Na tych starych osiedlach nie ma wielkich i wolnych placów, które wystarczyłoby utwardzić i zamienić na parkingi. Są tylko skromne trawniczki i ławeczki, dróżki, niezbędne placyki dziecięcych zabaw urządzane na obszarach między budynkami. I jedyna realną możliwością rozwiązania (przynajmniej częściowo) problemu parkingowego, jest budowa – na przykład pod tymi wewnętrznymi osiedlowymi placykami zabaw i trawniczkami – podziemnych wielkich garaży. Ale na to trzeba pieniędzy i wsparcia urzędów w projektowaniu i wydawaniu wszelkich zezwoleń. Czyli trzeba jakiegoś wielkiego sensownego programu państwowego (może na wzór tego, dzięki któremu ocieplono tysiące starych budynków).
O takim programie się jednak nic nie mówi. Państwo umywa ręce i powiada – to nie nasza sprawa, nasza sprawa to pilnować porządku i karać. Jest to strategia kierowcom polskim znana – państwo, zamiast tworzyć szerokie i bezpieczne drogi, stawia na tych wąskich i dziurawych stada znaków zakazu i jeszcze więcej radarów. O ile jednak w tym przypadku udręczeni kierowcy, których dopada kolejny mandat z ustawionego przez przedsiębiorczego wójta radaru, furię kierują na bezosobowa jakąś władzę – o tyle teraz władza pokazała winnego: odholowaliśmy twój samochód, bo prezes spółdzielni nie zapewnił ci parkingu.

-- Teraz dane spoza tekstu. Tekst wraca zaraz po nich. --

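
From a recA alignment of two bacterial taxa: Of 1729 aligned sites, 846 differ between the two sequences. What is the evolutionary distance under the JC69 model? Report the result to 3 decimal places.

p = 846/1729 ≈ 0.4893.
d = −(3/4) ln(1 − 4p/3) = −0.75 ln(1 − 0.6524) = −0.75 ln(0.3476)
  = −0.75 × (-1.056703) = 0.792527 substitutions/site.

0.793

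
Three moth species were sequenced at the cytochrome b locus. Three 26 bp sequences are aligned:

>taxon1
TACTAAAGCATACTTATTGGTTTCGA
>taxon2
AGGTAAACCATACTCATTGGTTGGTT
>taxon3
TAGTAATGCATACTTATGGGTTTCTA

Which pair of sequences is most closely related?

taxon1–taxon2: 9/26 differ, p = 0.346, d = 0.464.
taxon1–taxon3: 4/26 differ, p = 0.154, d = 0.172.
taxon2–taxon3: 9/26 differ, p = 0.346, d = 0.464.
The smallest distance is between taxon1 and taxon3.

taxon1 and taxon3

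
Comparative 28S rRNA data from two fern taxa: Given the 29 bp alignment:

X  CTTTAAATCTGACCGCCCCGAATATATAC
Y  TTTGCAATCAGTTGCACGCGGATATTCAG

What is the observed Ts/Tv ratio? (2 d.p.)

0.40

Transitions are A↔G and C↔T; transversions are all other mismatches.
Transitions: 4. Transversions: 10.
R = 4/10 = 0.40.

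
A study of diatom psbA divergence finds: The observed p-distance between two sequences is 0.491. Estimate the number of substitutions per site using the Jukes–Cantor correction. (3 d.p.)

d = −(3/4) ln(1 − 4p/3) = −0.75 ln(1 − 0.654667) = −0.75 ln(0.345333)
  = −0.75 × (-1.063246) = 0.797435 substitutions/site.

0.797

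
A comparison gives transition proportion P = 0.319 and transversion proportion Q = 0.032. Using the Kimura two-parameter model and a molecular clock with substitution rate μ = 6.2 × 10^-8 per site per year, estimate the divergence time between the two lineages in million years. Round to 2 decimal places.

4.60

Under the Kimura two-parameter model, d = −½ ln(1 − 2P − Q) − ¼ ln(1 − 2Q).
1 − 2P − Q = 0.33, giving −½ ln(0.33) = 0.554331.
1 − 2Q = 0.936, giving −¼ ln(0.936) = 0.016535.
d = 0.554331 + 0.016535 = 0.570866.
Under a molecular clock d = 2μt, so t = d/(2μ) = 0.570866 / (2 × 6.2 × 10^-8) = 4.60 million years.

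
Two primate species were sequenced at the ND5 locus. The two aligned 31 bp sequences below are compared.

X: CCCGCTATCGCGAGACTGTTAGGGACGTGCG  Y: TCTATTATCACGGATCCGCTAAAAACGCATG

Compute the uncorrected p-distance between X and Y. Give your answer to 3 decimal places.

0.516

The sequences differ at 16 of 31 positions.
p = 16/31 = 0.516129… ≈ 0.516 (to 3 d.p.).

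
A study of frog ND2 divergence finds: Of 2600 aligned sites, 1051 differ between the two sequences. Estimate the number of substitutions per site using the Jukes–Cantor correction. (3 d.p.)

p = 1051/2600 ≈ 0.404231.
d = −(3/4) ln(1 − 4p/3) = −0.75 ln(1 − 0.538975) = −0.75 ln(0.461025)
  = −0.75 × (-0.774303) = 0.580727 substitutions/site.

0.581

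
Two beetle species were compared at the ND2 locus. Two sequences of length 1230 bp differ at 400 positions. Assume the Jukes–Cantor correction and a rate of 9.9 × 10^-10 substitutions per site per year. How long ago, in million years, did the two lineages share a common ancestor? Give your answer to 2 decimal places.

p = 400/1230 ≈ 0.325203.
d = −(3/4) ln(1 − 4p/3) = −0.75 ln(1 − 0.433604) = −0.75 ln(0.566396)
  = −0.75 × (-0.568462) = 0.426347 substitutions/site.
Under a molecular clock d = 2μt, so t = d/(2μ) = 0.426347 / (2 × 9.9 × 10^-10) = 215.33 million years.

215.33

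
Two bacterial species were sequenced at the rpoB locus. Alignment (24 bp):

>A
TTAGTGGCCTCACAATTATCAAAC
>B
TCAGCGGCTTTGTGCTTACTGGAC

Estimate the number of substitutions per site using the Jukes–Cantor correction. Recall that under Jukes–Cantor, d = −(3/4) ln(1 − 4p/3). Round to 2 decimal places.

0.82

The sequences differ at 12 of 24 sites, so p = 12/24 = 0.5.
d = −(3/4) ln(1 − 4p/3) = −0.75 ln(1 − 0.666667) = −0.75 ln(0.333333)
  = −0.75 × (-1.098613) = 0.823960 substitutions/site.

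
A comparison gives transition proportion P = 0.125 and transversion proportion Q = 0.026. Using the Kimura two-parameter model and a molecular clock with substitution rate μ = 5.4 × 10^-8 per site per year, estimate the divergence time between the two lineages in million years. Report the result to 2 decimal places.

Under the Kimura two-parameter model, d = −½ ln(1 − 2P − Q) − ¼ ln(1 − 2Q).
1 − 2P − Q = 0.724, giving −½ ln(0.724) = 0.161482.
1 − 2Q = 0.948, giving −¼ ln(0.948) = 0.013350.
d = 0.161482 + 0.013350 = 0.174832.
Under a molecular clock d = 2μt, so t = d/(2μ) = 0.174832 / (2 × 5.4 × 10^-8) = 1.62 million years.

1.62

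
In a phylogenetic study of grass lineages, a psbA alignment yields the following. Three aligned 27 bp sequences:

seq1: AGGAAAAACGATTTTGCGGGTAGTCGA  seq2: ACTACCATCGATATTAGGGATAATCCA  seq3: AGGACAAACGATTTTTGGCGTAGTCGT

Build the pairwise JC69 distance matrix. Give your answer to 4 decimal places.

d(seq1,seq2) = 0.5876, d(seq1,seq3) = 0.2127, d(seq2,seq3) = 0.5876

seq1–seq2: 11/27 sites differ → p ≈ 0.407407, d = −0.75 ln(1 − 0.543209) = 0.587647 ≈ 0.5876.
seq1–seq3: 5/27 sites differ → p ≈ 0.185185, d = −0.75 ln(1 − 0.246913) = 0.212681 ≈ 0.2127.
seq2–seq3: 11/27 sites differ → p ≈ 0.407407, d = −0.75 ln(1 − 0.543209) = 0.587647 ≈ 0.5876.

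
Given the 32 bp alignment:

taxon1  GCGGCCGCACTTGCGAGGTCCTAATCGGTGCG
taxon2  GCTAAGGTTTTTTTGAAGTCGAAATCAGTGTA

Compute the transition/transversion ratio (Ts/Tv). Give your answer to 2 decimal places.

1.14

Transitions are A↔G and C↔T; transversions are all other mismatches.
Transitions: 8. Transversions: 7.
R = 8/7 = 1.142857… ≈ 1.14 (to 2 d.p.).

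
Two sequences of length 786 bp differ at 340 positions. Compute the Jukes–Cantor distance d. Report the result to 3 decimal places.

p = 340/786 ≈ 0.43257.
d = −(3/4) ln(1 − 4p/3) = −0.75 ln(1 − 0.57676) = −0.75 ln(0.42324)
  = −0.75 × (-0.859816) = 0.644862 substitutions/site.

0.645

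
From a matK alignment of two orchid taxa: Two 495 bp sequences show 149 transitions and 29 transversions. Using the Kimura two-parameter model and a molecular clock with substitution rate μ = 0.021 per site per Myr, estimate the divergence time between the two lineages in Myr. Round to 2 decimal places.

13.61

P = 149/495 ≈ 0.30101 and Q = 29/495 ≈ 0.058586.
Under the Kimura two-parameter model, d = −½ ln(1 − 2P − Q) − ¼ ln(1 − 2Q).
1 − 2P − Q = 0.339394, giving −½ ln(0.339394) = 0.540297.
1 − 2Q = 0.882828, giving −¼ ln(0.882828) = 0.031156.
d = 0.540297 + 0.031156 = 0.571453.
Under a molecular clock d = 2μt, so t = d/(2μ) = 0.571453 / (2 × 0.021) = 13.61 Myr.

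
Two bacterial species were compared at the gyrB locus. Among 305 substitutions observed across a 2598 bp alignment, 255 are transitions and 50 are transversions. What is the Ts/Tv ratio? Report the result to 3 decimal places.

R = 255/50 = 5.100.

5.100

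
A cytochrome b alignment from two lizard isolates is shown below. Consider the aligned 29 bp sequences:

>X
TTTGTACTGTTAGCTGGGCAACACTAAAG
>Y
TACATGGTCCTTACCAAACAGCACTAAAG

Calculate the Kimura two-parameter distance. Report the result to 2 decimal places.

Of 29 sites, 10 differences are transitions and 4 are transversions, so P = 10/29 ≈ 0.344828 and Q = 4/29 ≈ 0.137931.
Under the Kimura two-parameter model, d = −½ ln(1 − 2P − Q) − ¼ ln(1 − 2Q).
1 − 2P − Q = 0.172413, giving −½ ln(0.172413) = 0.878931.
1 − 2Q = 0.724138, giving −¼ ln(0.724138) = 0.080693.
d = 0.878931 + 0.080693 = 0.959624.

0.96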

Władza mówi obywatelom: radźcie sobie sami. Pozagryzajcie się tam na dole, nas to nic nie obchodzi.
P.S.
Oczywiście powyższe rozważania absolutnie nie dotyczą konieczności karania chamstwa, blokowania wjazdów i wyjazdów, zajmowania miejsc niepełnosprawnym, blokowania dojazdu kartkom i straży czy urządzania sobie nauki jazdy lub wyścigów na osiedlowych uliczkach. Niech takie wyczyny miejscy strażnicy i policjanci ścigają z całą mocą i surowością, bezwzględnie i codziennie rano i wieczorem.